Another theme that is closely related to the GATT is trade negotiations, which refer to the process of bargaining and reaching agreements on trade issues among countries. The GATT was based on the principle of multilateralism, which means that trade negotiations were conducted among all members on an equal basis. The GATT held eight rounds of trade negotiations between 1947 and 1993, each with different objectives and outcomes. The most notable rounds were:

  • The Kennedy Round (1964-1967), which achieved a 35% reduction in tariffs across industrial goods and introduced new rules on anti-dumping measures and subsidies.
  • The Tokyo Round (1973-1979), which further reduced tariffs on industrial goods and expanded the coverage of non-tariff barriers, such as technical standards, customs procedures, and government procurement.
  • The Uruguay Round (1986-1994), which was the longest and most comprehensive round, as it resulted in the creation of the WTO and the inclusion of new areas such as services, intellectual property rights, agriculture, textiles, and dispute settlement.

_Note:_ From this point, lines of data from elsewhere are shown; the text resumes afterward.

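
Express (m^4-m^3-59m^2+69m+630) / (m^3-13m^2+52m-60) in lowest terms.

Repeated division with remainder:
  m^4-m^3-59m^2+69m+630 = (m+12)(m^3-13m^2+52m-60) + (45m^2-495m+1350)
  m^3-13m^2+52m-60 = ((1/45)m-2/45)(45m^2-495m+1350) + (0)
Last nonzero remainder: 45m^2-495m+1350. Dividing through by 45 gives the monic gcd m^2-11m+30.
Cancel m^2-11m+30 from numerator and denominator to get the reduced form.

(m^2+10m+21)/(m-2)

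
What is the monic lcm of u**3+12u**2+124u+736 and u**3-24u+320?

u**5+4u**4+68u**3+224u**2-928u+29440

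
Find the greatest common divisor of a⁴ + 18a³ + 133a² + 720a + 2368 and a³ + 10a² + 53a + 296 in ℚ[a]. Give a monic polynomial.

a³ + 10a² + 53a + 296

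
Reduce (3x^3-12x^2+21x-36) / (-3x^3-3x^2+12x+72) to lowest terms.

By polynomial division,
  3x^3-12x^2+21x-36 = (-1)(-3x^3-3x^2+12x+72) + (-15x^2+33x+36)
  -3x^3-3x^2+12x+72 = ((1/5)x+16/25)(-15x^2+33x+36) + (-(408/25)x+1224/25)
  -15x^2+33x+36 = ((125/136)x+25/34)(-(408/25)x+1224/25) + (0)
Last nonzero remainder: -(408/25)x+1224/25. Dividing through by -408/25 gives the monic gcd x-3.
Cancel x-3 from numerator and denominator to get the reduced form.

(-x^2+x-4)/(x^2+4x+8)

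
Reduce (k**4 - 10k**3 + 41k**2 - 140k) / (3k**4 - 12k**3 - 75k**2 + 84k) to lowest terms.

(k**2 - 3k + 20)/(3k**2 + 9k - 12)

Apply the Euclidean algorithm:
  k**4 - 10k**3 + 41k**2 - 140k = (1/3)(3k**4 - 12k**3 - 75k**2 + 84k) + (-6k**3 + 66k**2 - 168k)
  3k**4 - 12k**3 - 75k**2 + 84k = (-(1/2)k - 7/2)(-6k**3 + 66k**2 - 168k) + (72k**2 - 504k)
  -6k**3 + 66k**2 - 168k = (-(1/12)k + 1/3)(72k**2 - 504k) + (0)
Last nonzero remainder: 72k**2 - 504k. Dividing through by 72 gives the monic gcd k**2 - 7k.
Cancel k**2 - 7k from numerator and denominator to get the reduced form.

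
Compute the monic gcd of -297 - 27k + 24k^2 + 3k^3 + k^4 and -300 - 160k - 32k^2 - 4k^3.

Apply the Euclidean algorithm:
  k^4 + 3k^3 + 24k^2 - 27k - 297 = (-(1/4)k + 5/4)(-4k^3 - 32k^2 - 160k - 300) + (24k^2 + 98k + 78)
  -4k^3 - 32k^2 - 160k - 300 = (-(1/6)k - 47/72)(24k^2 + 98k + 78) + (-(2989/36)k - 2989/12)
  24k^2 + 98k + 78 = (-(864/2989)k - 936/2989)(-(2989/36)k - 2989/12) + (0)
Last nonzero remainder: -(2989/36)k - 2989/12. Dividing through by -2989/36 gives the monic gcd k + 3.

3 + k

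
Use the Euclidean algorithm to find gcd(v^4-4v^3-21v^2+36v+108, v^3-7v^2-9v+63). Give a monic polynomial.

v^2-9

By polynomial division,
  v^4-4v^3-21v^2+36v+108 = (v+3)(v^3-7v^2-9v+63) + (9v^2-81)
  v^3-7v^2-9v+63 = ((1/9)v-7/9)(9v^2-81) + (0)
Last nonzero remainder: 9v^2-81. Dividing through by 9 gives the monic gcd v^2-9.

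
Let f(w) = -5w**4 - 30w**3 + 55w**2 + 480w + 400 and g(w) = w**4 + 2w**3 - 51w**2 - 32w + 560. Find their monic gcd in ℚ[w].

w**2 - 16

Apply the Euclidean algorithm:
  -5w**4 - 30w**3 + 55w**2 + 480w + 400 = (-5)(w**4 + 2w**3 - 51w**2 - 32w + 560) + (-20w**3 - 200w**2 + 320w + 3200)
  w**4 + 2w**3 - 51w**2 - 32w + 560 = (-(1/20)w + 2/5)(-20w**3 - 200w**2 + 320w + 3200) + (45w**2 - 720)
  -20w**3 - 200w**2 + 320w + 3200 = (-(4/9)w - 40/9)(45w**2 - 720) + (0)
Last nonzero remainder: 45w**2 - 720. Dividing through by 45 gives the monic gcd w**2 - 16.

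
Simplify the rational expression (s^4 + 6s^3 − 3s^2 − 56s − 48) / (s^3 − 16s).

(s^3 + 2s^2 − 11s − 12)/(s^2 − 4s)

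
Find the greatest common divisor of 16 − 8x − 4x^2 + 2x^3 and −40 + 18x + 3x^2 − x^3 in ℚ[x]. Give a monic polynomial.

−2 + x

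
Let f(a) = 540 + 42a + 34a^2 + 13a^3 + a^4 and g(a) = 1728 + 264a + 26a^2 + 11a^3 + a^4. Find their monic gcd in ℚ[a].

54 + 15a + a^2

By polynomial division,
  a^4 + 13a^3 + 34a^2 + 42a + 540 = (a^4 + 11a^3 + 26a^2 + 264a + 1728) + (2a^3 + 8a^2 - 222a - 1188)
  a^4 + 11a^3 + 26a^2 + 264a + 1728 = ((1/2)a + 7/2)(2a^3 + 8a^2 - 222a - 1188) + (109a^2 + 1635a + 5886)
  2a^3 + 8a^2 - 222a - 1188 = ((2/109)a - 22/109)(109a^2 + 1635a + 5886) + (0)
Last nonzero remainder: 109a^2 + 1635a + 5886. Dividing through by 109 gives the monic gcd a^2 + 15a + 54.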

Trade negotiations are essential for resolving trade disputes, addressing emerging challenges, and adapting to changing circumstances in the global economy. They also provide an opportunity for countries to cooperate and coordinate their trade policies and interests.

Trade Rules

A third theme that is closely related to the GATT is trade rules, which refer to the set of principles, norms, and regulations that govern international trade. The GATT established a framework of trade rules that aimed to ensure fair and transparent trade practices among countries. Some of the key trade rules that emerged from the GATT were:

  • The most-favored-nation (MFN) principle, which required that any trade concession granted by one country to another should be extended to all other members without discrimination.
  • The national treatment principle, which required that imported goods should be treated no less favorably than domestic goods with respect to taxes, regulations, and other internal measures.
  • The reciprocity principle, which required that trade concessions should be balanced and mutually beneficial for both parties.
  • The transparency principle, which required that trade policies and measures should be notified and published for public scrutiny.

Trade rules are important for creating a level playing field for traders, preventing unfair competition, enhancing predictability and stability, and promoting trust and cooperation among countries.


The GATT was a remarkable achievement in international trade that shaped the modern trading system. It addressed various themes and issues related to trade liberalization, trade negotiations, and trade rules. Among these themes, trade liberalization is perhaps the most closely related to the GATT, as it was its main objective and outcome. However, trade negotiations and trade rules are also essential components of the GATT framework that contributed to its success and relevance. Therefore, it can be said that all these themes are interrelated and interdependent in the context of the GATT.